There are many reasons why people become feds: a desire to be a part of something bigger than themselves; a way to serve their country outside of (or after) military service; or, perhaps a steady paycheck along with quality benefits. But federal employees know their paycheck is often not what it could be in the private sector. Knowing this, it makes their resolve and dedication even more astounding. In the face of small pay raises following a three-year pay freeze, federal employees continue to forge ahead on behalf of the American people. While the 1.9 percent pay raise to all civilian feds in 2018 was welcome, there are significant concerns for what lies ahead in 2019 and beyond.
The 1.9 percent pay raise included in the president’s FY2018 budget request was a bright spot in an otherwise hostile proposal toward feds.
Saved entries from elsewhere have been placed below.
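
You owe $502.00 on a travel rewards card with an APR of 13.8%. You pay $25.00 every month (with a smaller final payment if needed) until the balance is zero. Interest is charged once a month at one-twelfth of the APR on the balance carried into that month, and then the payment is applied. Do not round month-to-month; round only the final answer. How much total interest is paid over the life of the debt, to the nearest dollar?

Monthly rate r = 13.8%/12 = 1.15% = 0.0115.
Payoff takes n = ⌈−ln(1 − rB₀/P)/ln(1+r)⌉ = ⌈22.962⌉ = 23 payments; the last is $24.06.
Total paid = 22·$25.00 + $24.06 = $574.06.
Total interest = total paid − principal = $574.06 − $502.00 = $72.06.

$72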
The budget proposal took direct aim at feds’ retirement packages, including major increases to pension contributions, elimination of the Cost-of-Living Adjustment for FERS employees, and even a cut to retired feds’ COLAs.
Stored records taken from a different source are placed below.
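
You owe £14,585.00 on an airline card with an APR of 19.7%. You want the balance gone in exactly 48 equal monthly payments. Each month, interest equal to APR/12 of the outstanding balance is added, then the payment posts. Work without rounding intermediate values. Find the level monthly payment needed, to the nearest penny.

£441.50

Monthly rate r = 19.7%/12 = 1.64167% = 0.0164167.
Level-payment amortization: P = B₀·r / (1 − (1+r)^(−n)) = 14585.00·0.0164167 / (1 − 1.01642^(−48)).
Denominator 1 − (1+r)^(−48) = 0.542327659.
P = 239.437 / 0.542327659 ≈ 441.50.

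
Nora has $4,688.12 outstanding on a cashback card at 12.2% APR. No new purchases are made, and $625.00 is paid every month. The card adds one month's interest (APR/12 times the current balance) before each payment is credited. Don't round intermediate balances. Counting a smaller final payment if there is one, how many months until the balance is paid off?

Monthly rate r = 12.2%/12 = 1.01667% = 0.0101667.
Recurrence: B ← B·(1+r) − $625.00.
Month 1: interest $47.66; balance after payment $4,110.78.
Month 2: interest $41.79; balance after payment $3,527.58.
Closed form: n = −ln(1 − rB₀/P)/ln(1+r) = −ln(0.92374)/ln(1.01017) ≈ 7.842, so the balance reaches zero during payment 8.

8 months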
In November of 2017, Congress agreed to a 2.4 percent pay raise for uniformed personnel after finalizing the National Defense Authorization Act. FMA unequivocally supported that action on behalf of uniformed military, and subsequently urged Congress and the Trump administration to boost the pay raise for federal employees to maintain traditional pay parity, as it did for 2017. Civilian federal employees and uniformed military personnel have the same Constitutionally-mandated missions and often work side-by-side in combat zones to protect our country. Despite pleas from many lawmakers in both the House and the Senate, these efforts were unsuccessful. While we were disappointed pay parity was not achieved for 2018, FMA has larger concerns moving forward.
FMA is an ardent supporter of Rep. Gerry Connolly’s (D-VA) FAIR Act (H.R. 4775), which would provide a 3.0 percent pay raise in 2019. However, several released documents indicate the administration will call for a pay freeze for all federal employees next year. It is interesting that as the economy is on the upswing and the administration touts higher consumer confidence and low unemployment, the same administration plans to unfairly punish all federal employees with a short-sighted, undeserved pay freeze. Federal employees need the administration to support them instead of calling a pay freeze “the most important” recommendation among a reported $300 billion worth of proposed cuts to the workforce.
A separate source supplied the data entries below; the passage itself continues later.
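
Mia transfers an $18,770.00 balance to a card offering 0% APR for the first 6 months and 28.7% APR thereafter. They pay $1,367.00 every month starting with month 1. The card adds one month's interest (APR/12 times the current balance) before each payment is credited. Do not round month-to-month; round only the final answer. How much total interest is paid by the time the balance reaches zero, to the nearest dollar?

Promo months 1–6 at r₀ = 0%/12 = 0; months 7+ at r₁ = 28.7%/12 = 0.0239167.
After month 6 (no interest yet): B = $18,770.00 − 6·$1,367.00 = $10,568.00.
Then at r₁ with $1,367.00/mo: n₂ = −ln(1 − r₁·B/P)/ln(1+r₁) ≈ 8.65 → 9 more payments.
Total paid = 14·$1,367.00 + $891.89 = $20,029.89; interest = $20,029.89 − $18,770.00 = $1,259.89.

$1,260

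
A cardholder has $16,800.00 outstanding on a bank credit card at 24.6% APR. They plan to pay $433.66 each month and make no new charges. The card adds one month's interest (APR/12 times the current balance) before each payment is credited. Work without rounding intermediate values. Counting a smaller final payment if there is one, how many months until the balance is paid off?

78 months

Monthly rate r = 24.6%/12 = 2.05% = 0.0205.
Recurrence: B ← B·(1+r) − $433.66.
Month 1: interest $344.40; balance after payment $16,710.74.
Month 2: interest $342.57; balance after payment $16,619.65.
Closed form: n = −ln(1 − rB₀/P)/ln(1+r) = −ln(0.20583)/ln(1.0205) ≈ 77.895, so the balance reaches zero during payment 78.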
FMA applauds the members of Congress from both parties who have already voiced opposition to a potential pay freeze. Sen. Heidi Heitkamp (D-ND) called it “pennywise and pound foolish.” Rep. Connolly called a pay freeze “dunderheaded.” Rep. Barbara Comstock (R-VA) argued “the federal budget cannot be balanced on the backs of our federal workforce.” FMA could not agree more. Especially at a time when, nearly four months into the fiscal year, agencies continue to be funded by an irresponsible and costly continuing resolution, and feds are once again preparing for a potential government shutdown.
Federal managers need a Congress and administration that provides our agencies the tools and resources to flourish, and reasonable compensation for their often-underappreciated service. You can be sure FMA will vehemently fight against an across-the-board pay freeze in 2019.